The ring is where men – there is no escaping the fact that boxers are mostly men – are equal, and it has been a powerful magnet to writers from William Hazlitt (‘The Fight’, 1821) to Norman Mailer (*The Fight*, 1976); it has exerted a potent attraction to a whole fistful of film directors, most notably Martin Scorsese (*Raging Bull*, 1981). Its paradox is that its essentially primitive nature makes it the most complex of all sports, offering savagery, skill, courage and vivid ritual in equal measure.
The contributors to Peter Stead and Gareth Williams (ed.), Wales and its Boxers: The Fighting Tradition (University of Wales Press, 2008) pursue this paradox and that complexity.
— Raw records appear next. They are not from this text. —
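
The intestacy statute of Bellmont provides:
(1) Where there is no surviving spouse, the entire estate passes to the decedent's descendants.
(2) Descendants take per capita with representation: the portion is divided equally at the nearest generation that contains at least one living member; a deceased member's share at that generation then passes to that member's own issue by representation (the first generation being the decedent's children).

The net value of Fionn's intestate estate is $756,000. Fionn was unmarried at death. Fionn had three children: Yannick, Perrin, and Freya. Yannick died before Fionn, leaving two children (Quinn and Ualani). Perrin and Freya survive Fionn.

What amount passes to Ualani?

Ualani receives $126,000.

The entire $756,000 passes to the descendants.
That amount ($756,000) is divided into 3 shares of $252,000: Perrin and Freya each take $252,000; Yannick's $252,000 share passes to Yannick's issue.
Yannick's share ($252,000) is divided into 2 shares of $126,000: Quinn and Ualani each take $126,000.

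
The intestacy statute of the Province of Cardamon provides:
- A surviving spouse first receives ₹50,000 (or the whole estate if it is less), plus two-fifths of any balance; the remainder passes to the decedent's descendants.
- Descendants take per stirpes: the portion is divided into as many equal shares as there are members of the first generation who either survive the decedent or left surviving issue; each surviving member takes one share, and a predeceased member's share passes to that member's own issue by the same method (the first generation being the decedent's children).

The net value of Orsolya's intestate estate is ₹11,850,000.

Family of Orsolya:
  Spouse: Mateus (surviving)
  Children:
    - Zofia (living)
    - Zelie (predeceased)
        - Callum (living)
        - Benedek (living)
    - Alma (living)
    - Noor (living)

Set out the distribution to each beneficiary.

Mateus: ₹4,770,000; Zofia: ₹1,770,000; Callum: ₹885,000; Benedek: ₹885,000; Alma: ₹1,770,000; Noor: ₹1,770,000

Mateus first takes ₹50,000, leaving a balance of ₹11,800,000. Mateus then takes two-fifths of the balance (₹4,720,000), for a total of ₹4,770,000. The remaining ₹7,080,000 passes to the descendants.
The descendants' portion (₹7,080,000) is divided into 4 shares of ₹1,770,000: Zofia, Alma, and Noor each take ₹1,770,000; Zelie's ₹1,770,000 share passes to Zelie's issue.
Zelie's share (₹1,770,000) is divided into 2 shares of ₹885,000: Callum and Benedek each take ₹885,000.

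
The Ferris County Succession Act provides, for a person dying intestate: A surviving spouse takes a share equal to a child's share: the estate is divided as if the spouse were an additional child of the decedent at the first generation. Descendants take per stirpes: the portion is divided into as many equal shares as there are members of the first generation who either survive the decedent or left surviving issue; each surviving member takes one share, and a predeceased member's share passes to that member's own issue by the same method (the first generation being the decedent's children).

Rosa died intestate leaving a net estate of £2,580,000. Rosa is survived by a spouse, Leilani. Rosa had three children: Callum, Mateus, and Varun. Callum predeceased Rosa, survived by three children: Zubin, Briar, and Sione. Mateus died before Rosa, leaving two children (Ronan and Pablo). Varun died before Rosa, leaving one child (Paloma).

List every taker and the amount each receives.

Leilani: £645,000; Zubin: £215,000; Briar: £215,000; Sione: £215,000; Ronan: £322,500; Pablo: £322,500; Paloma: £645,000

The spouse counts as an additional share at the children's level, so there are 4 primary shares of £645,000. Leilani takes one such share (£645,000).
The children's combined portion (£1,935,000) is divided into 3 shares of £645,000: Callum's £645,000 share passes to Callum's issue; Mateus's £645,000 share passes to Mateus's issue; Varun's £645,000 share passes to Varun's issue.
Callum's share (£645,000) is divided into 3 shares of £215,000: Zubin, Briar, and Sione each take £215,000.
Mateus's share (£645,000) is divided into 2 shares of £322,500: Ronan and Pablo each take £322,500.
Varun's share (£645,000) passes entirely to Paloma.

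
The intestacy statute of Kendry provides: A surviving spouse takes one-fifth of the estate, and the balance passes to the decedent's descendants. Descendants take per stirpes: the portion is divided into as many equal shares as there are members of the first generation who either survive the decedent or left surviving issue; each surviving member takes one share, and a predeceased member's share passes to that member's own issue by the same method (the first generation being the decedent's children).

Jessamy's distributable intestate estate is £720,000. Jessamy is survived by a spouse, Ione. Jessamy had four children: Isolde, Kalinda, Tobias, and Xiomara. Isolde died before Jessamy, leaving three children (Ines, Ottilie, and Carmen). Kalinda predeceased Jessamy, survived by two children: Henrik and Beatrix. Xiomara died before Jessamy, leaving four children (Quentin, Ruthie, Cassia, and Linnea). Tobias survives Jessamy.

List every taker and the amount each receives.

Ione takes one-fifth of £720,000 = £144,000. The remaining £576,000 passes to the descendants.
The descendants' portion (£576,000) is divided into 4 shares of £144,000: Tobias takes £144,000; Isolde's £144,000 share passes to Isolde's issue; Kalinda's £144,000 share passes to Kalinda's issue; Xiomara's £144,000 share passes to Xiomara's issue.
Isolde's share (£144,000) is divided into 3 shares of £48,000: Ines, Ottilie, and Carmen each take £48,000.
Kalinda's share (£144,000) is divided into 2 shares of £72,000: Henrik and Beatrix each take £72,000.
Xiomara's share (£144,000) is divided into 4 shares of £36,000: Quentin, Ruthie, Cassia, and Linnea each take £36,000.

Ione: £144,000; Ines: £48,000; Ottilie: £48,000; Carmen: £48,000; Henrik: £72,000; Beatrix: £72,000; Tobias: £144,000; Quentin: £36,000; Ruthie: £36,000; Cassia: £36,000; Linnea: £36,000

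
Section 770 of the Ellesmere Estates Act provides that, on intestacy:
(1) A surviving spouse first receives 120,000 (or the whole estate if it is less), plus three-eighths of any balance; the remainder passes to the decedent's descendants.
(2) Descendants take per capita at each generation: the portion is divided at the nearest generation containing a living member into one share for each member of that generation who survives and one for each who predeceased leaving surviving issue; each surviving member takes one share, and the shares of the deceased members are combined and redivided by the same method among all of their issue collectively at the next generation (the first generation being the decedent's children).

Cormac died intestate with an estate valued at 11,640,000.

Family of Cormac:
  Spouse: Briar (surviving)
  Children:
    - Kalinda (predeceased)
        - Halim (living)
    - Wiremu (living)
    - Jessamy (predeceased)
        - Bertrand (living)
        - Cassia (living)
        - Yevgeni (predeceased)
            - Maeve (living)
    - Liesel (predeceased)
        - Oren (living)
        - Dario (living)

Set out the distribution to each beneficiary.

Briar first takes 120,000, leaving a balance of 11,520,000. Briar then takes three-eighths of the balance (4,320,000), for a total of 4,440,000. The remaining 7,200,000 passes to the descendants.
The descendants' portion (7,200,000) is divided at the children's generation into 4 shares of 1,800,000. Wiremu takes 1,800,000. The 3 shares of the deceased (Kalinda, Jessamy, and Liesel) are combined into a pool of 5,400,000.
That pool (5,400,000) is divided at the grandchildren's generation into 6 shares of 900,000. Halim, Bertrand, Cassia, Oren, and Dario each take 900,000. The remaining share for the deceased Yevgeni (900,000) is carried to the next generation.
That pool (900,000) passes entirely to Maeve, the sole taker at the great-grandchildren's generation.

Briar: 4,440,000; Halim: 900,000; Wiremu: 1,800,000; Bertrand: 900,000; Cassia: 900,000; Maeve: 900,000; Oren: 900,000; Dario: 900,000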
Their essays engage with notions of masculinity, ethnicity and identity. They have all been captivated by the sheer theatre of boxing, while at the same time sharing a fascination with the ways in which the culture and aesthetics of the sport have been rooted in certain societies at various stages in their development. Wales has notably been one such society, and only by locating these boxers in their historical context of time and place can they properly be understood.
This book opens with bare-knuckle mountain fighters and fairground boxing booths, and culminates with title fights in London and the United States. When a hundred years ago the boxing public acclaimed Cardiff’s ‘Peerless’ Jim Driscoll, Tylorstown’s ‘Mighty Atom’ Jimmy Wilde, and Pontypridd’s enigmatic Freddie Welsh (whose career, writes Dai Smith, ‘oozes the essence of post-modernism: iconic, playful…open to endless interpretation’), it was recognising the emergence on the international stage of a nation of fighters.
The widely researched essays in this book highlight the emergence of heroes who were admired not only for their bravery, strength and tenacity but also for the grace of their movement and their instinctive understanding of the sheer science of controlled combat, underpinned by an awareness that they embodied the values and ideals of the communities from which they came.